Cinéma en salles : L’été dernier, de Catherine Breillat
Scénario et dialogues : Catherine Breillat, avec la collaboration de Pascal Bonitzer
D’après le film Queen of Hearts, écrit par Maren Louise Kaëhne et May El-Toukhy, réalisé par May El-Thoukhy
Entre thriller et conte amoral, L’été dernier, de Catherine Breillat plonge dans une passion explosive, nourrie d’un désir scandaleux, qui happe Anne (Léa Drucker) et Théo, son beau-fils (Samuel Kircher). Au-delà de la transgression déjà vue de Madame Bovary au Le Souffle au cœur, Léa Drucker produit toujours sur lui, une mystérieuse attraction, très probablement d’origine lunaire. Patrice Gree aimé ce film qui bascule dans le noir et dit un autre scandale que celui de l’adultère …celui des mensonges, le déni des hypocrites.
L’art moraliste enlaidit et rétrécit les gens. Mais l’Art est moral car il les embellit, porte un regard sur eux qui les épanouit, les transfigure.
Catherine Breillat, dossier de presse de L’été dernier
« L’été dernier », c’est l’histoire d’une femme de caractère, avocate, très maitresse d’elle-même qui mène en province une vie bourgeoise où le confort et l’ennuie finissent par se confondre !
Elle s’appelle Anne. Son mari, Pierre, au physique d’édredon, toujours un peu en retrait, aimant, semble écrasé par de sérieux ennuis professionnels (Olivier Rabourdin) ! Père attentif et affectueux de deux petites filles adoptées, il décide, de faire revenir à ses côtés, suite à des actes de violence contre un professeur dans son lycée, Théo, son fils de 17 ans, élevé exclusivement par son ex-femme.
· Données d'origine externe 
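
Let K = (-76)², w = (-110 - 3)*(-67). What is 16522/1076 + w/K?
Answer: 25894367/1553744 ≈ 16.666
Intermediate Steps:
w = 7571 (w = -113*(-67) = 7571)
K = 5776
16522/1076 + w/K = 16522/1076 + 7571/5776 = 16522*(1/1076) + 7571*(1/5776) = 8261/538 + 7571/5776 = 25894367/1553744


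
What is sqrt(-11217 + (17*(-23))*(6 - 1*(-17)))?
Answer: I*sqrt(20210) ≈ 142.16*I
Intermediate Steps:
sqrt(-11217 + (17*(-23))*(6 - 1*(-17))) = sqrt(-11217 - 391*(6 + 17)) = sqrt(-11217 - 391*23) = sqrt(-11217 - 8993) = sqrt(-20210) = I*sqrt(20210)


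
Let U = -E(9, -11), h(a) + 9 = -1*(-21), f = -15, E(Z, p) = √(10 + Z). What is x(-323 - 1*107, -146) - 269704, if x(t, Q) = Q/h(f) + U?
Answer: -1618297/6 - √19 ≈ -2.6972e+5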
Théo en fin d’adolescence, en souffrance – superbement interprété par Samuel Kircher – est un fils rebelle, qui rejette violemment son père. On devine sans que ce soit dit explicitement que l’absence de ce dernier a nourri jusqu’à plus soif, ce rejet ! Anne, est troublée par Théo. Sa jeunesse, sa beauté, son désarroi, une forme de violence aussi peut-être, qui tranche avec l’épais silence de son mari.
Il y avait un abandon absolu de part et d’autre, on travaillait en symbiose, j’étais eux, ils étaient moi, ils étaient à moi. Je dis toujours que mes acteurs sont ma pâte à modeler. (…)
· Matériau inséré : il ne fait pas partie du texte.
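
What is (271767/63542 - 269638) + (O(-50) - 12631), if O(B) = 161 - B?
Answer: -17922257669/63542 ≈ -2.8205e+5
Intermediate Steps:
(271767/63542 - 269638) + (O(-50) - 12631) = (271767/63542 - 269638) + ((161 - 1*(-50)) - 12631) = (271767*(1/63542) - 269638) + ((161 + 50) - 12631) = (271767/63542 - 269638) + (211 - 12631) = -17133066029/63542 - 12420 = -17922257669/63542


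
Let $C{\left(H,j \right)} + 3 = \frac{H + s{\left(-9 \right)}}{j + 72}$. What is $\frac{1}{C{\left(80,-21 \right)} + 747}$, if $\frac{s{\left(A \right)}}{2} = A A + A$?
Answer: $\frac{51}{38168} \approx 0.0013362$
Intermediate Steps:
$s{\left(A \right)} = 2 A + 2 A^{2}$ ($s{\left(A \right)} = 2 \left(A A + A\right) = 2 \left(A^{2} + A\right) = 2 \left(A + A^{2}\right) = 2 A + 2 A^{2}$)
$C{\left(H,j \right)} = -3 + \frac{144 + H}{72 + j}$ ($C{\left(H,j \right)} = -3 + \frac{H + 2 \left(-9\right) \left(1 - 9\right)}{j + 72} = -3 + \frac{H + 2 \left(-9\right) \left(-8\right)}{72 + j} = -3 + \frac{H + 144}{72 + j} = -3 + \frac{144 + H}{72 + j}$)
$\frac{1}{C{\left(80,-21 \right)} + 747} = \frac{1}{\frac{-72 + 80 - -63}{72 - 21} + 747} = \frac{1}{\frac{-72 + 80 + 63}{51} + 747} = \frac{1}{\frac{1}{51} \cdot 71 + 747} = \frac{1}{\frac{71}{51} + 747} = \frac{1}{\frac{38168}{51}} = \frac{51}{38168}$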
Le sexe est un enjeu de pouvoir, que les religions combattent parce que, justement, il fait concurrence à la religion. On veut trop souvent réduire la chair à des plaisirs salaces, parfois un peu charmants, mais quand même toujours triviaux. Moi, je veux filmer cette extase divine, quand on atteint le corps transparent.
Catherine Breillat, dossier de presse de L’été dernier
Théo, c’est un pas de côté… Un faux pas qu’elle s’autorisera. Peut-être le dernier, avant d’agiter son mouchoir !
Théo, fragile et provocateur connaît son pouvoir de séduction. Une relation tendre, joueuse puis amoureuse s’engage… et le chaos alors, s’enclenche !
Le désir est un magnifique chat sauvage, qu’en danger, Anne tentera vainement de faire rentrer de force dans sa cage. Le désir malgré ses conséquences prévisibles…résiste ! Il se vit sans prudence. La liaison est découverte par la sœur d’Anne. Anne paniquée veut rompre, Théo s’enfuit et révèle tout à son père. Obéit-il à un désir de détruire son père en révélant sa liaison avec Anne ? Et c’est là où le film bascule dans le noir et dit un autre scandale que celui de l’adultère avec un beau-fils… celui des mensonges.
Je suis un voyeur et un voyant. J’aime voir l’âme humaine dans ses moindres tressaillements, je trouve son ambiguïté d’une beauté absolue. (…) Mettre en scène, c’est inventer les mouvements justes pour le film, même si ce n’est pas la vérité de la vie.
Catherine Breillat, dossier de presse de L’été dernier
Cette relation toxique provoque un chaos général, révélant la noirceur des personnages qui se débattent pour se protéger du scandale !
Terribles mensonges d’Anne la manipulatrice amoureuse qui nie et enfonce Théo tout en profitant de lui jusqu’à la fin. Terrible mensonge de Pierre le mari qui voit, sait, refuse de voir et de dire ! « tais-toi, tais-toi » dit-il à Anne. Les adultes mentent pour se protéger ! Théo, le perturbateur, celui par qui le scandale arrive est finalement le seul à dire la vérité…Vérité contre mensonge, adultes contre ados.
J’ai aimé ce film pour l’ambivalence des personnages, pour le jeu des acteurs filmés dans la lenteur, caméra au poing, au plus près des émotions violentes et contradictoires qui les traversent … formidable Léa Drucker.